Salmonid and I were fishing a Southwest Ohio Catfish Club tourney today on the Ohio River in the Markland Pool.

While castnetting shad we had a huge suprise. At first we thought a gar was in the net, but it was actually a Muskie. Don't worry, Mark and I both have GREAT respect for these toothy critters. I did snap a picture, but it was handeled as little as possible and we assured a gentle healthy release.
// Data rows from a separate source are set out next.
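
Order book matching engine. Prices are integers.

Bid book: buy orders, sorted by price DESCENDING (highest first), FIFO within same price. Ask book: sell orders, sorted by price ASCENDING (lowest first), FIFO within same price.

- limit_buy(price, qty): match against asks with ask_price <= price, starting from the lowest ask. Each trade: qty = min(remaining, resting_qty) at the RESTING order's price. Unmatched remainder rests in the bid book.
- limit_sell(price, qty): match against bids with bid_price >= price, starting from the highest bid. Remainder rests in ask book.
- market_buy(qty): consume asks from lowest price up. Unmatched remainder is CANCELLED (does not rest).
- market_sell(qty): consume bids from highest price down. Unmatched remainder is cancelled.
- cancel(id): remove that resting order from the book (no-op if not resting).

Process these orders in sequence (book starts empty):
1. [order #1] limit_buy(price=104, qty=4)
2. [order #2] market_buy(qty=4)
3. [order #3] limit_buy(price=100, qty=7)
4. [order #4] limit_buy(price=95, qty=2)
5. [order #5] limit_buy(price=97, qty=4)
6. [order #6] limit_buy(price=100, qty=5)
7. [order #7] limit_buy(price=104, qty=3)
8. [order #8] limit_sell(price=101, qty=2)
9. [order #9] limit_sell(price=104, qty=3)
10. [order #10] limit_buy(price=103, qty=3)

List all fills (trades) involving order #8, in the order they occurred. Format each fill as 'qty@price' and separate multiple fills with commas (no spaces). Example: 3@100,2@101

Answer: 2@104

Derivation:
After op 1 [order #1] limit_buy(price=104, qty=4): fills=none; bids=[#1:4@104] asks=[-]
After op 2 [order #2] market_buy(qty=4): fills=none; bids=[#1:4@104] asks=[-]
After op 3 [order #3] limit_buy(price=100, qty=7): fills=none; bids=[#1:4@104 #3:7@100] asks=[-]
After op 4 [order #4] limit_buy(price=95, qty=2): fills=none; bids=[#1:4@104 #3:7@100 #4:2@95] asks=[-]
After op 5 [order #5] limit_buy(price=97, qty=4): fills=none; bids=[#1:4@104 #3:7@100 #5:4@97 #4:2@95] asks=[-]
After op 6 [order #6] limit_buy(price=100, qty=5): fills=none; bids=[#1:4@104 #3:7@100 #6:5@100 #5:4@97 #4:2@95] asks=[-]
After op 7 [order #7] limit_buy(price=104, qty=3): fills=none; bids=[#1:4@104 #7:3@104 #3:7@100 #6:5@100 #5:4@97 #4:2@95] asks=[-]
After op 8 [order #8] limit_sell(price=101, qty=2): fills=#1x#8:2@104; bids=[#1:2@104 #7:3@104 #3:7@100 #6:5@100 #5:4@97 #4:2@95] asks=[-]
After op 9 [order #9] limit_sell(price=104, qty=3): fills=#1x#9:2@104 #7x#9:1@104; bids=[#7:2@104 #3:7@100 #6:5@100 #5:4@97 #4:2@95] asks=[-]
After op 10 [order #10] limit_buy(price=103, qty=3): fills=none; bids=[#7:2@104 #10:3@103 #3:7@100 #6:5@100 #5:4@97 #4:2@95] asks=[-]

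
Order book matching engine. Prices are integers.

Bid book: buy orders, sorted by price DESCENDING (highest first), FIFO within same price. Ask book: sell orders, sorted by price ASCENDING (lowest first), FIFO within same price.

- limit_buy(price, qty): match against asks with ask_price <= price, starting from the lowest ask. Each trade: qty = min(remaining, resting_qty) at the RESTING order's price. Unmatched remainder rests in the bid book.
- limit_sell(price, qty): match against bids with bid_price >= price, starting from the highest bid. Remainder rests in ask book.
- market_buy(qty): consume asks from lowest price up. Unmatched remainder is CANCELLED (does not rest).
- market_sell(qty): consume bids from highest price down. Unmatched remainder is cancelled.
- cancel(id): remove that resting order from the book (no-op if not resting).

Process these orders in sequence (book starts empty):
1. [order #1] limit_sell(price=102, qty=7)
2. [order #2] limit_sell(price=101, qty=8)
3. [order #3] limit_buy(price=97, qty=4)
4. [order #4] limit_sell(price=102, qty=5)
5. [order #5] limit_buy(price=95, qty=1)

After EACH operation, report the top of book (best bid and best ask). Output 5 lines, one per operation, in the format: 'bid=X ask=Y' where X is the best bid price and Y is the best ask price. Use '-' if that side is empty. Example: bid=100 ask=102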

I thought you guys would like to see it.


----------



## magnus (Mar 10, 2008)

Nice! Thats a surprise huh


----------



## Weatherby (May 27, 2005)

Nice surprise and Thank You both for releasing it unharmed.


----------



## H2O Mellon (Apr 5, 2004)

I wanted a better picture but I knew being unfamiliar with a Muskie that it was best to take one and be done. It was really cool and a total shock. Of corse, had we known it was there we wouldn't have tried to get it.


----------



## dinkbuster1 (Oct 28, 2005)

cut bait anyone?


----------



## 1roofmusky (May 20, 2008)

-And to think, some guys put in thousands of hours for those things with rods, reels and lures!


----------



## sploosh56 (Dec 31, 2008)

how rare are muskies on the ohio river?


----------



## Jackfish (Apr 15, 2004)

that's pretty cool guys


----------



## H2O Mellon (Apr 5, 2004)

1roofmusky said:


> -And to think, some guys put in thousands of hours for those things with rods, reels and lures!


Yea, I've always heard that they are the fish of 1,000 casts...... not neccessarily fish of 1,000 cast NETS. lol

Yeap, my attempt at BAD HUMOR.


----------